Playing With Fire: Lessons of Darkness by Werner Herzog



Earlier this month Werner Herzog's Lessons of Darkness from 1992 screened as part of the Tales from Planet Earth film festival which aims to highlight environmental issues and promote awareness.

Clocking in a bit under an hour, Lessons of Darkness begins with an apocryphal quote credited to Blaise Pascal and is divided into 13 sections delineated by intertitles which show the aftermath of the first Gulf War. The first section is called "A Capital City" which is a long aerial shot of what I presume to be Kuwait City. Today we are used to Herzog's iconic voice describing his subject (and how pitifully small and unimportant humanity is) but voiceover narration is very sparse here and he gives us no context for what we see – no when, where, or how. It's an "abandon all hope ye who enter here" kind of moment as the city looks to be fine but, as the film continues, it's not unlike a decent into hell.

Set to a backdrop of Mahler, Wagner, and others, Herzog shows us what a war zone looks like after the war. With his camera in a vehicle, we see the desertscape go by littered with the burned out shells of tanks and trucks. Another tracking shot shows us the inside of a torture chamber. We can see the implements of torture scattered about but the victims and torturers are gone. Next up are aerial shots of the remains of Kuwaiti oil infrastructure. Pipes and storage tanks are twisted and collapsed almost beyond recognition – presumably they burned for days on end.

More aerial shots give us vast miles of desert sand soaked in oil, pot marked with lakes of crude, and cut by freshly plowed roads to reveal the white underneath. And in the background there are fires belching thick, black smoke that obscures the sky. These are the oil fields lit afire by the Iraqis as they retreated. These images truly look like a planet other than Earth. With feet planted on the ground Herzog and his crew use long lenses to capture the drama of men attempting to put out the oil well fires and affix new caps on the wellheads. No Wagner is needed here as the roaring flames, water hoses, and machinery create a din which, when combined with the hellish imagery, gives rise to an infernal gesamtkunstwerk.
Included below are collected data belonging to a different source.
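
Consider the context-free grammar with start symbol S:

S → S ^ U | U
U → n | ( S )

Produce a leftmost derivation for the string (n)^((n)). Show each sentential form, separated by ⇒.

S ⇒ S^U   [S → S ^ U]
S^U ⇒ U^U   [S → U]
U^U ⇒ (S)^U   [U → ( S )]
(S)^U ⇒ (U)^U   [S → U]
(U)^U ⇒ (n)^U   [U → n]
(n)^U ⇒ (n)^(S)   [U → ( S )]
(n)^(S) ⇒ (n)^(U)   [S → U]
(n)^(U) ⇒ (n)^((S))   [U → ( S )]
(n)^((S)) ⇒ (n)^((U))   [S → U]
(n)^((U)) ⇒ (n)^((n))   [U → n]

S ⇒ S^U ⇒ U^U ⇒ (S)^U ⇒ (U)^U ⇒ (n)^U ⇒ (n)^(S) ⇒ (n)^(U) ⇒ (n)^((S)) ⇒ (n)^((U)) ⇒ (n)^((n))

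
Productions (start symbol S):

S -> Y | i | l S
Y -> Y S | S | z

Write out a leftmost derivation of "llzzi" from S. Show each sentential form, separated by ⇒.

S⇒lS⇒llS⇒llY⇒llYS⇒llzS⇒llzY⇒llzYS⇒llzzS⇒llzzi

S ⇒ lS   [S -> l S]
lS ⇒ llS   [S -> l S]
llS ⇒ llY   [S -> Y]
llY ⇒ llYS   [Y -> Y S]
llYS ⇒ llzS   [Y -> z]
llzS ⇒ llzY   [S -> Y]
llzY ⇒ llzYS   [Y -> Y S]
llzYS ⇒ llzzS   [Y -> z]
llzzS ⇒ llzzi   [S -> i]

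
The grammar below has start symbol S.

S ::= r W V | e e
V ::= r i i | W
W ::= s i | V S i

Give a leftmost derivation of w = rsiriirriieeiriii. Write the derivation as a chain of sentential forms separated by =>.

S => rWV => rsiV => rsiW => rsiVSi => rsiriiSi => rsiriirWVi => rsiriirVSiVi => rsiriirriiSiVi => rsiriirriieeiVi => rsiriirriieeiriii

S => rWV   [S ::= r W V]
rWV => rsiV   [W ::= s i]
rsiV => rsiW   [V ::= W]
rsiW => rsiVSi   [W ::= V S i]
rsiVSi => rsiriiSi   [V ::= r i i]
rsiriiSi => rsiriirWVi   [S ::= r W V]
rsiriirWVi => rsiriirVSiVi   [W ::= V S i]
rsiriirVSiVi => rsiriirriiSiVi   [V ::= r i i]
rsiriirriiSiVi => rsiriirriieeiVi   [S ::= e e]
rsiriirriieeiVi => rsiriirriieeiriii   [V ::= r i i]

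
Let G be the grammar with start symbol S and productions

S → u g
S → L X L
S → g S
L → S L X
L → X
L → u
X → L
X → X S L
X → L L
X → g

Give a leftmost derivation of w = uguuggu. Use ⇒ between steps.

S⇒LXL⇒SLXXL⇒LXLLXXL⇒uXLLXXL⇒ugLLXXL⇒uguLXXL⇒uguuXXL⇒uguugXL⇒uguuggL⇒uguuggu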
I would imagine that the festival organizers were hoping that the audience responded to all that smoke and oil-soaked sand as an environmental disaster and perhaps take action to reduce the use of fossil fuels. While I don't feel that Herzog is indifferent to the disaster, I couldn't help but feel that he was also up to his old tricks in pointing out human folly. By not giving his audience much in the way of context, it feels like he's saying that this is just one in a long line of catastrophes that will continue into the future, that we will never learn. Also note that life seemed to be going on as normal in the capital city while the hell is off somewhere else as if it were someone else's problem. Like it's just a bump in the road for civilization that marches on to the next disaster never having learned it lesson.